The Israeli prime minister helped topple Assad, but that wasn’t planned, analysts say

Prime Minister Benjamin Netanyahu claimed on Sunday that the overthrow of Bashar al-Assad in Syria was a direct result of Israeli actions in the region, which analysts in Israel were only partially true.

While under growing domestic pressure over the fate of Israeli hostages in Gaza and a corruption trial, Netanyahu said Assad’s death was “a direct result of the blows we inflicted on Iran and Hezbollah, Assad’s main supporters.”

Danny Citrinowicz, a research fellow at the Institute for National Security Studies in Tel Aviv, told AFP that while it was true that Israel hastened events in Syria, Assad’s downfall was an unintended consequence.

“It’s obvious that what Israel did definitely led to this, but I doubt they had a strategy for it,” he said.

Netanyahu warned Assad on November 27, the day the Syrian rebel offensive began, that he was “playing with fire” by supporting Hezbollah and helping transfer arms to Lebanon.

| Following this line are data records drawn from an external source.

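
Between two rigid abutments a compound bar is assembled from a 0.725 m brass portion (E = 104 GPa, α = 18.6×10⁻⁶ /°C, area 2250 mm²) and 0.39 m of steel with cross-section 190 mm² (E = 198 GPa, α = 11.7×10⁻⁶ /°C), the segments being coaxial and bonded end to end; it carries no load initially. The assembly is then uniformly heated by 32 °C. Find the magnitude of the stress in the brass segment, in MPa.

If the supports were absent, the total length change would be Σ αᵢΔT Lᵢ = 18.6×10⁻⁶×32×725 + 11.7×10⁻⁶×32×390 = 0.5775 mm.
The rigid supports impose zero overall length change; the single axial force P common to all segments must satisfy P Σ Lᵢ/(AᵢEᵢ) = δ_free.
Σ Lᵢ/(AᵢEᵢ) = 725/(2250×104×10³) + 390/(190×198×10³) = 1.347×10⁻⁵ mm/N.
So P = 0.5775 / 1.347×10⁻⁵ = 42.89 kN, compressive.
σ_{brass} = P / A = 42890 / 2250 = 19.06 MPa.

σ ≈ 19.1 MPa (compressive)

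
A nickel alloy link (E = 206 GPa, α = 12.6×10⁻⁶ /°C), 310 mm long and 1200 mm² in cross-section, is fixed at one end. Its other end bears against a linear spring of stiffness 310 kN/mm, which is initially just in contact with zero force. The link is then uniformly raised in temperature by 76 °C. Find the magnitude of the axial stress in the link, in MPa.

σ ≈ 55.2 MPa (compressive)

Free thermal expansion: δ_free = αΔT L = 12.6×10⁻⁶ × 76 × 310 = 0.2969 mm.
With a force P in the spring, the elastic change of the link is PL/(AE) and that of the spring is P/k; compatibility requires their sum to equal δ_free.
P [ L/(AE) + 1/k ] = δ_free → P [ 310/(1200×206×10³) + 1/(310×10³) ] = 0.2969.
P = 0.2969 / 4.48×10⁻⁶ = 66260 N.
σ = P/A = 66260/1200 = 55.22 MPa.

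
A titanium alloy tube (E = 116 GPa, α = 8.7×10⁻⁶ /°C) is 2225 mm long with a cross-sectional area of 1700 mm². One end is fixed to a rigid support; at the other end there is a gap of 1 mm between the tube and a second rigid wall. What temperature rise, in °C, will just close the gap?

ΔT ≈ 51.7 °C

The gap closes when αΔT L = 1 mm, since the tube is still unstressed at that instant.
So ΔT = g/(αL) = 1/(8.7×10⁻⁶ × 2225) = 51.66 °C.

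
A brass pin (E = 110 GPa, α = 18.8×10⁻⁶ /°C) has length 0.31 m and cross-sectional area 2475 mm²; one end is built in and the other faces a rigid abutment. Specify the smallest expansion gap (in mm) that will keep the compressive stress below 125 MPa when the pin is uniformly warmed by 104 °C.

g ≈ 0.254 mm

With no wall the pin would lengthen by αΔT L = 18.8×10⁻⁶ × 104 × 310 = 0.6061 mm.
At the allowable stress the elastic shortening the wall may impose is σL/E = 125 × 310 / (110×10³) = 0.3523 mm.
The gap must absorb the remainder: g_min = 0.6061 − 0.3523 = 0.2538 mm.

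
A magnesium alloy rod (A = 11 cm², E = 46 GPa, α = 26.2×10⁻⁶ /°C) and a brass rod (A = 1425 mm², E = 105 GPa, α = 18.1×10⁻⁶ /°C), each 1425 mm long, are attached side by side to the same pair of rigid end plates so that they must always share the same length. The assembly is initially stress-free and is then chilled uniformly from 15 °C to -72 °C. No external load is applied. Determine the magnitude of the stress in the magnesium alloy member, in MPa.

σ ≈ 24.2 MPa (tensile)

The magnesium alloy has the larger α, so on cooling it would change length more than the brass if both were free. The rigid plates force a common final length, so the magnesium alloy is put into tension and the brass into compression, with equal and opposite forces P (no external load).
Equating the net (thermal + elastic) strains gives |α₁ − α₂|·ΔT = P·[1/(A₁E₁) + 1/(A₂E₂)].
|α₁ − α₂|·ΔT = 8.1×10⁻⁶ × 87 = 0.0007047.
1/(A₁E₁) + 1/(A₂E₂) = 1/(1100×46×10³) + 1/(1425×105×10³) = 2.645×10⁻⁸ N⁻¹.
P = 0.0007047 / 2.645×10⁻⁸ = 26650 N = 26.65 kN.
σ_{magnesium alloy} = P/A₁ = 26650/1100 = 24.22 MPa, tensile.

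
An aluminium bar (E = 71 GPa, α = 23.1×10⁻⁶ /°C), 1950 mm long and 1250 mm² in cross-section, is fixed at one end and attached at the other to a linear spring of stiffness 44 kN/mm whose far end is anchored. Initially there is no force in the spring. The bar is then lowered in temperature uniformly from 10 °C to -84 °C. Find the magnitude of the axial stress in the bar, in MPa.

σ ≈ 75.8 MPa (tensile)

The unrestrained thermal change is αΔT L = 23.1×10⁻⁶ × 94 × 1950 = 4.234 mm.
With a force P in the spring, the elastic change of the bar is PL/(AE) and that of the spring is P/k; compatibility requires their sum to equal δ_free.
So P = δ_free / [L/(AE) + 1/k] = 4.234 / [ 1950/(1250×71×10³) + 1/(44×10³) ].
P = 4.234 / 4.47×10⁻⁵ = 94730 N.
σ = P/A = 94730/1250 = 75.78 MPa.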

“But he never knew that Jolani wanted to launch an attack,” Citrinowicz said, referring to Abu Mohammed al-Jolani, the Islamist leader of the rebel group that led the offensive in Syria.

“And of course no one has calculated how the fact that Iran and Hezbollah are so weakened would affect Assad’s ability to protect himself and his regime.”

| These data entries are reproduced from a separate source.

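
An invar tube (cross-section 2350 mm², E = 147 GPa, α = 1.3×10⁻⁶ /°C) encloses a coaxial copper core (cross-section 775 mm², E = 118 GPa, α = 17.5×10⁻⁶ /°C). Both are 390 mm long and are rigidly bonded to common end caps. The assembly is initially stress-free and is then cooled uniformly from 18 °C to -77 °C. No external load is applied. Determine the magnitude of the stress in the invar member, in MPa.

The copper has the larger α, so on cooling it would change length more than the invar if both were free. The rigid plates force a common final length, so the copper is put into tension and the invar into compression, with equal and opposite forces P (no external load).
Equating the net (thermal + elastic) strains gives |α₁ − α₂|·ΔT = P·[1/(A₁E₁) + 1/(A₂E₂)].
|α₁ − α₂|·ΔT = 16.2×10⁻⁶ × 95 = 0.001539.
1/(A₁E₁) + 1/(A₂E₂) = 1/(2350×147×10³) + 1/(775×118×10³) = 1.383×10⁻⁸ N⁻¹.
So P = 0.001539 / 1.383×10⁻⁸ = 111.3 kN.
σ_{invar} = P/A₁ = 111300/2350 = 47.35 MPa, compressive.

σ ≈ 47.4 MPa (compressive)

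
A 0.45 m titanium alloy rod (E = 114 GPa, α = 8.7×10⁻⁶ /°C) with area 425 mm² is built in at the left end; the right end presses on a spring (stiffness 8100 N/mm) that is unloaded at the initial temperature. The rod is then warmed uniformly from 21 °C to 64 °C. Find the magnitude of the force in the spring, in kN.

P ≈ 1.27 kN

Free thermal expansion: δ_free = αΔT L = 8.7×10⁻⁶ × 43 × 450 = 0.1683 mm.
Let P be the compressive force at the spring. The rod shortens elastically by PL/(AE) and the spring compresses by P/k; together these equal δ_free.
So P = δ_free / [L/(AE) + 1/k] = 0.1683 / [ 450/(425×114×10³) + 1/(8100) ].
P = 0.1683 / 0.0001327 = 1268 N.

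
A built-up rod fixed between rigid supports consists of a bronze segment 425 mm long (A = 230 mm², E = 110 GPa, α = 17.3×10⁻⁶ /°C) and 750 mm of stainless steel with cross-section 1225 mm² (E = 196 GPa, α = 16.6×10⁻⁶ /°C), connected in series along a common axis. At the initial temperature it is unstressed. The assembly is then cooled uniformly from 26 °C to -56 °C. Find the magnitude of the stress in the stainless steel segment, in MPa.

σ ≈ 66.5 MPa (tensile)

If the supports were absent, the total length change would be Σ αᵢΔT Lᵢ = 17.3×10⁻⁶×82×425 + 16.6×10⁻⁶×82×750 = 1.624 mm.
The walls prevent any net length change, so an axial force P (same in every segment) develops. Compatibility: P · Σ Lᵢ/(AᵢEᵢ) = δ_free.
The series flexibility is Σ Lᵢ/(AᵢEᵢ) = 425/(230×110×10³) + 750/(1225×196×10³) = 1.992×10⁻⁵ mm/N.
Hence P = δ_free / Σ(L/AE) = 1.624/1.992×10⁻⁵ = 81.51 kN (tensile).
σ_{stainless steel} = P / A = 81510 / 1225 = 66.54 MPa.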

Analysts also pointed to Russia, a key backer of the military, being distracted by Ukraine as a factor that led to Assad’s downfall, something that was beyond Netanyahu’s control.

Aviv Oreg, an analyst at the Meir Amit Center and a former military intelligence officer, said Netanyahu’s claims were somewhat legitimate.

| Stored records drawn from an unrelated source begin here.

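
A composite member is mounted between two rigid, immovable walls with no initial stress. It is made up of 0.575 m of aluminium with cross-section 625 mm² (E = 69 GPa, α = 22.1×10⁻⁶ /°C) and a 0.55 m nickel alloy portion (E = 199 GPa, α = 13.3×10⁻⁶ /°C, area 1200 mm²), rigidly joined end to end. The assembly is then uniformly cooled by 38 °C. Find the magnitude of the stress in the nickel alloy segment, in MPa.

σ ≈ 40.5 MPa (tensile)

With the walls removed the bar would change length by δ_free = Σ αᵢΔT Lᵢ = 22.1×10⁻⁶×38×575 + 13.3×10⁻⁶×38×550 = 0.7609 mm.
Since the ends are fixed, an axial force P builds up, equal in every segment, with P · Σ Lᵢ/(AᵢEᵢ) = δ_free.
Σ Lᵢ/(AᵢEᵢ) = 575/(625×69×10³) + 550/(1200×199×10³) = 1.564×10⁻⁵ mm/N.
So P = 0.7609 / 1.564×10⁻⁵ = 48.66 kN, tensile.
σ_{nickel alloy} = P / A = 48660 / 1200 = 40.55 MPa.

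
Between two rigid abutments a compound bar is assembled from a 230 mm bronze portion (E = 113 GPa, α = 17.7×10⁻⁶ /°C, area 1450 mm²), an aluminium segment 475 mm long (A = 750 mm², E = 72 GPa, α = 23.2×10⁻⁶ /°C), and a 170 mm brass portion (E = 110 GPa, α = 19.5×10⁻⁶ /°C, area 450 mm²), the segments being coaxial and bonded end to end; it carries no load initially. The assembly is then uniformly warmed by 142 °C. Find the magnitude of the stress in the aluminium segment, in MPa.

If the supports were absent, the total length change would be Σ αᵢΔT Lᵢ = 17.7×10⁻⁶×142×230 + 23.2×10⁻⁶×142×475 + 19.5×10⁻⁶×142×170 = 2.614 mm.
The rigid supports impose zero overall length change; the single axial force P common to all segments must satisfy P Σ Lᵢ/(AᵢEᵢ) = δ_free.
The series flexibility is Σ Lᵢ/(AᵢEᵢ) = 230/(1450×113×10³) + 475/(750×72×10³) + 170/(450×110×10³) = 1.363×10⁻⁵ mm/N.
Hence P = δ_free / Σ(L/AE) = 2.614/1.363×10⁻⁵ = 191.7 kN (compressive).
σ_{aluminium} = P / A = 191700 / 750 = 255.6 MPa.

σ ≈ 256 MPa (compressive)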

“It’s like dominoes… you let the first one fall over, then the second one falls over and so on,” he told AFP.

He pointed out that attacks against Hezbollah in both Syria and Lebanon, which Israel dramatically escalated in late September, were a key factor in Assad’s downfall.

“Hezbollah had many, many troops in Syria and now they have left the country or moved away,” he said.

But he also drew attention to the Syrian rebels’ ability to “carry out such an aggressive offensive.”

– Change of strategy –

Analysts have also highlighted that Israel has not supported a change of government in Syria throughout the civil war.

Didier Billion of the IRIS think tank in Paris said in a speech before Assad’s ouster that Israel had long appeared to prefer “maintaining” Assad “to taking power by Islamists or jihadist groups.”

Oreg said that Netanyahu could not have predicted the consequences of Israel’s actions for Syria, but that the prime minister’s decision to quickly escalate the fight with Hezbollah was a “huge success, militarily.”

Hezbollah was a key supporter of Assad during the civil war, sending thousands of fighters.

Citrinowicz, however, said Netanyahu’s recent decisions represented a change in long-held strategies forced on him by the surprise Hamas attack on October 7, 2023.

Before the Gaza war, Netanyahu was “very afraid of kinetic interaction with the Axis,” Citrinowicz said, referring to Netanyahu’s reluctance to attack Iran’s network of anti-Israel militant groups, including Hezbollah.

Since the Hamas attack, however, Israel not only waged an all-out war with Hezbollah, but also killed most of the group’s top leadership, including longtime leader Hassan Nasrallah, as well as several Iranian commanders.

“There was no strategy, but it went so well that in retrospect you can say, ‘Amazing strategy,'” Citrinowicz said.